• Resolved Paul

    (@abinidi)


    I was a dumb WP user who logged into my site from a friend’s computer (who doesn’t live close), but I forgot to click the Log Out link when I was done.

    This friend now has full access to my WP blog, and there is nothing I can do to remove his access, is there? I installed FreeMoby’s Cookie Timeout plug in, but that only solves the problem so it doesn’t happen again.
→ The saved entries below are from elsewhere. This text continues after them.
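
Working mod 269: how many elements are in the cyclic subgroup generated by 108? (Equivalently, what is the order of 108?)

268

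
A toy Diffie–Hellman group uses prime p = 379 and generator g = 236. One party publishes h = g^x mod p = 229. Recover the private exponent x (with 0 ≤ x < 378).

249

Baby-step giant-step with m = ceil(sqrt(378)) = 20.
Baby table (236^j mod 379 for j=0..19):
  0:1  1:236  2:362  3:157  4:289  5:363  6:14  7:272
  8:141  9:303  10:256  11:155  12:196  13:18  14:79  15:73
  16:173  17:275  18:91  19:252
Giant step factor: 236^(-20) ≡ 110 (mod 379).
Scan 229·110^i mod 379 for i = 0, 1, …:
  i=0: 229   i=1: 176   i=2: 31   i=3: 378
  i=4: 269   i=5: 28   i=6: 48   i=7: 353
  i=8: 172   i=9: 349   i=10: 111   i=11: 82
  i=12: 303
Match at i=12, j=9: x = 12·20 + 9 = 249.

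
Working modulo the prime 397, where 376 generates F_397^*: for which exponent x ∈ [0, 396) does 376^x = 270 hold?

334

Baby-step giant-step with m = ceil(sqrt(396)) = 20.
Baby table (376^j mod 397 for j=0..19):
  0:1  1:376  2:44  3:267  4:348  5:235  6:226  7:18
  8:19  9:395  10:42  11:309  12:260  13:98  14:324  15:342
  16:361  17:359  18:4  19:313
Giant step factor: 376^(-20) ≡ 97 (mod 397).
Scan 270·97^i mod 397 for i = 0, 1, …:
  i=0: 270   i=1: 385   i=2: 27   i=3: 237
  i=4: 360   i=5: 381   i=6: 36   i=7: 316
  i=8: 83   i=9: 111     …   i=15: 253
  i=16: 324
Match at i=16, j=14: x = 16·20 + 14 = 334.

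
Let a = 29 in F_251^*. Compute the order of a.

The order of 29 must divide p − 1 = 250 = 2 · 5^3.
Divisors: 1, 2, 5, 10, 25, 50, 125, 250.
Check each in increasing order: 29^1 ≡ 29;  29^2 ≡ 88;  29^5 ≡ 182;  29^10 ≡ 243;  29^25 ≡ 102;  29^50 ≡ 113;  29^125 ≡ 250;  29^250 ≡ 1.
Smallest exponent giving 1 is 250.

250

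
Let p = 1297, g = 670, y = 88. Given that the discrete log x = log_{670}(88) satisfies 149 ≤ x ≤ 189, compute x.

171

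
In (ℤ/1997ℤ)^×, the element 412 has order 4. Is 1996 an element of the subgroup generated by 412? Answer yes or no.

⟨412⟩ has order 4; its elements mod 1997 are {1, 412, 1585, 1996}.
1996 is in this set.

yes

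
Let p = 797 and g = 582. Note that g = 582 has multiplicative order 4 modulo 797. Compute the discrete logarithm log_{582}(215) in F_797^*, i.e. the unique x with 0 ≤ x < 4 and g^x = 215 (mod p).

3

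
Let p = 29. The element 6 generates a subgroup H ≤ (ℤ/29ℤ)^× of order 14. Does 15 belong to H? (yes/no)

no

⟨6⟩ has order 14; its elements mod 29 are {1, 4, 5, 6, 7, 9, 13, 16, 20, 22, 23, 24, 25, 28}.
15 is not in this set.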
It doesn’t help my current problem.

    Unfortunately, when I change my password, it doesn’t matter, because his cookie still tells him he is logged in, despite the change in password.

    Basically, unless I can find a fix, he will be logged into my computer for a year from when I visited him last. In that time, he keeps making comments as me.

    So, I guess what I’m wondering is two-fold: is there a way I can change the name of the login cookie so that the cookie on his machine is no longer valid? And is there a way to integrate something into a future WP release where the cookie must verify that the password hasn’t changed in order for the cookie to still be valid?

Viewing 3 replies - 1 through 3 (of 3 total)
  • If you change the password, he shouldn’t be able to log in. WP checks the cookie every load and matches it to the user in the database. The cookie is useless to him.

    Thread Starter Paul

    (@abinidi)

    It didn’t work. I changed my password three times (different each time), and the user was still able to write comments as if they were me.

    Maybe that was supposed to solve my problem, but it didn’t work for me. (Trust me, changning my password was the first thing I tried!)

    Ahh, this makes sense. They can’t log in as you, but they have the comment_author cookies. What they’re doing is just letting WP fill in their comment information (your comment information). It’s the same as manually typing in your username and imitating you.

    Now, to get rid of those cookies…Try <?php if ($_COOKIE[‘comment_author_’.COOKIEHASH] == “yourusernamehere”)
    {
    setcookie(‘comment_author_’.COOKIEHASH, ”, time() – 60);
    setcookie(‘comment_author_url_’.COOKIEHASH, ”, time() – 60);
    setcookie(‘comment_author_email_’.COOKIEHASH, ”, time() – 60);
    }
    ?>… just add that to your comments.php or whatever. That should delete his cookie. Fill in yourusernamehere with …your user name.

    I’m not sure that’ll work, but that’s a guess. Just don’t worry that he can access your account. He can’t.

Viewing 3 replies - 1 through 3 (of 3 total)
  • The topic ‘Change login cookie?’ is closed to new replies.